Subsequently, the following colloquy between the trial court and McCaffrey and McCaffrey’s attorney ensued:

“The court: Mr. McCaffrey, where is the original?
“[McCaffrey]: I don’t know. I thought all the originals — I had it all in a manila envelope I gave the attorneys, and I thought they had all the originals.
“[McCaffrey’s attorney]: Your honor, this file was given to me by Mr. Evans. And I have looked through and I do not find the original. I don’t know where it can be located at this time.
“The court: All right, Plaintiff’s Exhibit Number 6 is received over [Wesson’s] objection.”

From the above-quoted portions of the record, it appears that the trial court, in ruling on Wesson’s objection to the admission of Plaintiff’s Exhibit No. 6, allowed the copies of Plaintiff’s Exhibit No. 6 into evidence because it was satisfied with McCaffrey’s explanation concerning the whereabouts of, or the absence of, the original documents.

From reviewing the record, we cannot hold that the trial court plainly and palpably erred in overruling Wesson’s objection to the introduction of Plaintiff’s Exhibit No. 6 based on the best evidence rule. We therefore affirm the judgment for McCaf-frey.

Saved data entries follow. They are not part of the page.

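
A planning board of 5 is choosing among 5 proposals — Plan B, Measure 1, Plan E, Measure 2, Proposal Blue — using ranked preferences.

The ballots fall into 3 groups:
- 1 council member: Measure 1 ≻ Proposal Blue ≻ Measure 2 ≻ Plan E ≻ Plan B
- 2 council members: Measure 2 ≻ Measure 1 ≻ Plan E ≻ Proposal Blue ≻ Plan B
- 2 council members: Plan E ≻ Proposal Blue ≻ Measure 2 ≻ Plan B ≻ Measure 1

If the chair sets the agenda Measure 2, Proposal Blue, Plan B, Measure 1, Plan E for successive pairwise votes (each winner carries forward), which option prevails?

Round 1: Measure 2 vs Proposal Blue — 2–3, Proposal Blue advances.
Round 2: Proposal Blue vs Plan B — 5–0, Proposal Blue advances.
Round 3: Proposal Blue vs Measure 1 — 2–3, Measure 1 advances.
Round 4: Measure 1 vs Plan E — 3–2, Measure 1 advances.
Measure 1 survives the agenda.

Measure 1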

We note the arguments in the parties’ briefs as to whether McCaffrey failed to lay the proper predicate for the admission of Plaintiff’s Exhibit No. 6 under the business records exception to the hearsay evidence rule. However, as specifically set out above, Wesson’s objection to Plaintiff’s Exhibit No. 6 was based on the best evidence rule. No hearsay objection was entered relating to Plaintiff's Exhibit No. 6, and the trial court’s ruling on the objection does not reflect otherwise. Therefore, we pretermit any discussion concerning the business records exception to the hearsay rule.

AFFIRMED.

HORNSBY, C.J., and MADDOX, SHORES and KENNEDY, JJ., concur.

. Wesson Sign Design manufactures various types of sign applications, the fabrication of which requires computer equipment.

. McCaffrey’s Supply Company sells computer graphics equipment.

. Although this fact is not an issue in this case, we note that the |600 discrepancy between the amount sought and the amount of the trial court’s judgment was for an item that was not included in the description of the equipment in the original lease agreement with Comprehensive.

. We note McCaffrey’s contention that the general gist of the assignment of the lease from the finance company to McCaffrey was readily and correctly perceivable by the trial court and that because there was no need to ascertain the precise details of the assignment, the original of the assignment was not necessary. Rather, according to McCaffrey, a copy, such as the one presented, was sufficient and did not violate the 'best evidence rule." We find that argument unpersuasive and inapplicable to a resolution of the issues before us in this case.